O alerta contundente está sendo feito pelo renomado neurocientista Eero Castrén, da Universidade de Helsinque (Finlândia).

Plasticidade cerebral

Trata-se de uma posição surpreendentemente franca, principalmente vinda de um neurocientista respeitado mundialmente.

Afinal, milhões de pessoas em todo o mundo tomam antidepressivos seguindo receitas de seus médicos, e as empresas farmacêuticas têm faturado bilhões de dólares vendendo essas drogas.

Será então que um sistema tão amplamente aceito poderia estar totalmente errado?

É exatamente isso que mostram estudos recentes na área.

Pesquisas em modelos animais demonstram que os antidepressivos não são uma cura por si sós.

Em vez disso, o seu papel é o de restaurar a plasticidade no cérebro adulto.

Os antidepressivos reabrem uma janela da plasticidade cerebral, que permite a formação e a adaptação de conexões cerebrais através de atividades específicas e observações do próprio paciente, de forma semelhante a uma criança cujo cérebro se desenvolve em resposta a estímulos ambientais.

Reconectando as ligações do cérebro

Quando a plasticidade cerebral é reaberta, problemas causados por “falsas conexões” no cérebro podem ser tratadas – por exemplo, fobias, ansiedade, depressão etc.

A equipe do Dr.
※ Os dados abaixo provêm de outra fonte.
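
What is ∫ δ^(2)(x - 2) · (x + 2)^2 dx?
2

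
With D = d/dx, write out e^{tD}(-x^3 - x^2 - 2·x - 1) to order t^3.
- t^{3} - t^{2} \left(3 x + 1\right) - t \left(3 x^{2} + 2 x + 2\right) - x^{3} - x^{2} - 2 x - 1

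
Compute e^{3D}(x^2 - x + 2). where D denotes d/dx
x^{2} + 5 x + 8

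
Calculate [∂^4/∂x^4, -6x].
-24\frac{d^{3}}{dx^{3}}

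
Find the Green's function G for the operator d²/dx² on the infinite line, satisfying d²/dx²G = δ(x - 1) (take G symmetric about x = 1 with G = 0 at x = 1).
\frac{|x - 1|}{2}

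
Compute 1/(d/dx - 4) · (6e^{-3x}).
- \frac{6 e^{- 3 x}}{7}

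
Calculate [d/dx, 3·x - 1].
3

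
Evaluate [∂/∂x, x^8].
8 x^{7}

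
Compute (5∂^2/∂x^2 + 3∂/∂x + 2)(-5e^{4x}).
- 470 e^{4 x}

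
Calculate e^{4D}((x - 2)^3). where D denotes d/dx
x^{3} + 6 x^{2} + 12 x + 8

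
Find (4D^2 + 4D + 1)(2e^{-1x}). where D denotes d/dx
2 e^{- x}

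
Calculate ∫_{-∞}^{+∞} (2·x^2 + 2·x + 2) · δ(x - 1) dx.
6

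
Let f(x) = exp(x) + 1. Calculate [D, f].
e^{x}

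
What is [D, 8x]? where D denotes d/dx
8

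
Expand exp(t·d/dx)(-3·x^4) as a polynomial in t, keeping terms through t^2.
3 x^{2} \left(- 6 t^{2} - 4 t x - x^{2}\right)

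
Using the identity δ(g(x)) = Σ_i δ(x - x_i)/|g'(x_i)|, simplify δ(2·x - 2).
\frac{\delta(x - 1)}{2}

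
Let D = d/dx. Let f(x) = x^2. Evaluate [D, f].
2 x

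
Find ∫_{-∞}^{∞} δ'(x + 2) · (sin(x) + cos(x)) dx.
- \sin{\left(2 \right)} - \cos{\left(2 \right)}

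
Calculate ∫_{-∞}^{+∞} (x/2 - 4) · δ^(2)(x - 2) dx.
0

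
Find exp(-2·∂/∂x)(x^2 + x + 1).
x^{2} - 3 x + 3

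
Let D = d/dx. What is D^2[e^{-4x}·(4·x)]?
32 \left(2 x - 1\right) e^{- 4 x}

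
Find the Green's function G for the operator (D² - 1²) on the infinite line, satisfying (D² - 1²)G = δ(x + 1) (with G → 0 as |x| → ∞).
-\frac{e^{-|x + 1|}}{2}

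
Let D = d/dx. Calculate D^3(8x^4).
192 x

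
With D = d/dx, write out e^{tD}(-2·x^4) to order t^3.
2 x \left(- 4 t^{3} - 6 t^{2} x - 4 t x^{2} - x^{3}\right)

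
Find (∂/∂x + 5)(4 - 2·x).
18 - 10 x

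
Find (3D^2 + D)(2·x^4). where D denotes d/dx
8 x^{2} \left(x + 9\right)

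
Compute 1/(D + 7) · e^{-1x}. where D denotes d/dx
\frac{e^{- x}}{6}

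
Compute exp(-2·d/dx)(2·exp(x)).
2 e^{x - 2}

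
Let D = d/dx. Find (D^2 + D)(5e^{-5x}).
100 e^{- 5 x}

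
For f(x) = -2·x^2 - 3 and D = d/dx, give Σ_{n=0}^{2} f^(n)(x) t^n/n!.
- 2 t^{2} - 4 t x - 2 x^{2} - 3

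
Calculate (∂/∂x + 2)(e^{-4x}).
- 2 e^{- 4 x}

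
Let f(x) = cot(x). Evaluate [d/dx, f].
- \frac{1}{\sin^{2}{\left(x \right)}}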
Castrén mostrou que os antidepressivos sozinhos não surtem efeitos para esses problemas, enquanto a psicoterapia sozinha obtém resultados de curta duração.

Quando antidepressivos e psicoterapia são combinados, por outro lado, obtém-se resultados de longa duração. “Simplesmente tomar antidepressivos não é o bastante. Nós precisamos também mostrar ao cérebro quais são as conexões desejadas,” disse o pesquisador.

A necessidade de terapia e tratamento medicamentoso também pode explicar porque os antidepressivos às vezes não têm efeito. Se o ambiente e a situação do paciente permanecerem inalterados, a droga não tem capacidade para induzir mudanças no cérebro, e o paciente não se sente melhor.

O estudo de Castrén chamou a atenção das autoridades de saúde europeias, que lhe derem um financiamento de €2,5 milhões para detalhar suas descobertas.